Automatic Reconnection
ActionCable handles reconnection automatically. But you should show the user when they're disconnected.
const subscribeToChat = async () => {
const cable = await getCable();
channelRef.current = cable.subscriptions.create('ChatChannel', {
received(data: Message) {
setMessages((prev) => [...prev, data]);
},
connected() {
console.log('Connected to chat');
setConnectionStatus('connected');
},
disconnected() {
console.log('Disconnected from chat');
setConnectionStatus('disconnected');
},
});
};
Display the status:
{connectionStatus === 'disconnected' && (
<Text style={{ color: 'red' }}>Reconnecting...</Text>
)}
Queuing Messages While Offline
If the connection is lost, queue messages locally and send them when reconnected.
const sendMessage = async () => {
if (connectionStatus === 'disconnected') {
// Queue message locally
queueMessage(inputText);
setInputText('');
return;
}
try {
await apiClient.post('/messages', {
message: { content: inputText },
});
setInputText('');
} catch (error) {
// Queue if request fails
queueMessage(inputText);
}
};
// When reconnected, send queued messages
useEffect(() => {
if (connectionStatus === 'connected') {
sendQueuedMessages();
}
}, [connectionStatus]);
Scaling ActionCable
ActionCable scales horizontally with Redis. Each Rails server broadcasts to Redis, and Redis pushes to all connected clients.
Production Setup
1. Use Redis:
# config/cable.yml
production:
adapter: redis
url: <%= ENV['REDIS_URL'] %>
2. Deploy multiple Rails servers:
Each server handles WebSocket connections. Redis coordinates broadcasts.
3. Monitor connections:
ActionCable exposes metrics. Use tools like Scout or DataDog to monitor:
- Number of active connections.
- Messages per second.
- Redis pub/sub latency.
Common Pitfalls
1. Not Authenticating WebSocket Connections
Always authenticate the WebSocket. Otherwise, anyone can connect and listen to broadcasts.
2. Broadcasting Sensitive Data
Don't broadcast passwords, tokens, or private user data. Only broadcast what the client needs.
3. Not Handling Reconnections
Networks fail. Test your app with airplane mode toggled on/off. Does it reconnect? Does it queue messages?

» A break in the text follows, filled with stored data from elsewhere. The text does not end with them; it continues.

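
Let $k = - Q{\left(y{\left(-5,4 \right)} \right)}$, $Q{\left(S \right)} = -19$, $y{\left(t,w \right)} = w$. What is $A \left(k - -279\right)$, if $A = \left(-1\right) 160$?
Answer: $-47680$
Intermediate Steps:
$A = -160$
$k = 19$ ($k = \left(-1\right) \left(-19\right) = 19$)
$A \left(k - -279\right) = - 160 \left(19 - -279\right) = - 160 \left(19 + 279\right) = \left(-160\right) 298 = -47680$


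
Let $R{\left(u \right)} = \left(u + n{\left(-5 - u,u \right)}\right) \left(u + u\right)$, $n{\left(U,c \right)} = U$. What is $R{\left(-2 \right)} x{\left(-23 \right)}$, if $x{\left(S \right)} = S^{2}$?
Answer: $10580$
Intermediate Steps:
$R{\left(u \right)} = - 10 u$ ($R{\left(u \right)} = \left(u - \left(5 + u\right)\right) \left(u + u\right) = - 5 \cdot 2 u = - 10 u$)
$R{\left(-2 \right)} x{\left(-23 \right)} = \left(-10\right) \left(-2\right) \left(-23\right)^{2} = 20 \cdot 529 = 10580$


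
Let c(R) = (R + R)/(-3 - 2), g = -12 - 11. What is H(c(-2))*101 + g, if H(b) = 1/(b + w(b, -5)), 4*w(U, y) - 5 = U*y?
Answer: 1537/21 ≈ 73.190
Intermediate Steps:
g = -23
w(U, y) = 5/4 + U*y/4 (w(U, y) = 5/4 + (U*y)/4 = 5/4 + U*y/4)
c(R) = -2*R/5 (c(R) = (2*R)/(-5) = (2*R)*(-⅕) = -2*R/5)
H(b) = 1/(5/4 - b/4) (H(b) = 1/(b + (5/4 + (¼)*b*(-5))) = 1/(b + (5/4 - 5*b/4)) = 1/(5/4 - b/4))
H(c(-2))*101 + g = (4/(5 - (-2)*(-2)/5))*101 - 23 = (4/(5 - 1*⅘))*101 - 23 = (4/(5 - ⅘))*101 - 23 = (4/(21/5))*101 - 23 = (4*(5/21))*101 - 23 = (20/21)*101 - 23 = 2020/21 - 23 = 1537/21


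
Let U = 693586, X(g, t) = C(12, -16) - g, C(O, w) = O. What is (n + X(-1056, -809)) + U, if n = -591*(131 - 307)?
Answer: 798670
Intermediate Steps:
X(g, t) = 12 - g
n = 104016 (n = -591*(-176) = 104016)
(n + X(-1056, -809)) + U = (104016 + (12 - 1*(-1056))) + 693586 = (104016 + (12 + 1056)) + 693586 = (104016 + 1068) + 693586 = 105084 + 693586 = 798670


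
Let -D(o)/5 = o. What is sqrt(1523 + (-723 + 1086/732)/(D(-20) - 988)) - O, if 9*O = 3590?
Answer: -3590/9 + sqrt(1117782091563)/27084 ≈ -359.85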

4. Forgetting to Unsubscribe
If a component unmounts, unsubscribe from the channel. Otherwise, you'll have memory leaks.
return () => {
if (channelRef.current) {
channelRef.current.unsubscribe();
}
};
Bringing It All Together
Real-time features—chat, notifications, live updates—aren't optional anymore. Users expect them.
Rails ActionCable + React Native makes this straightforward:
- Rails broadcasts messages through ActionCable channels.
- React Native subscribes to those channels via WebSocket.
- Updates push instantly to all connected clients.
The pattern works for chat, notifications, live dashboards, collaborative editing, and more.
Start with a simple chat. Add notifications. Then experiment with live data (stock prices, game scores, order status).
Real-time isn't magic. It's WebSockets, Redis, and good state management. You already know enough to build it.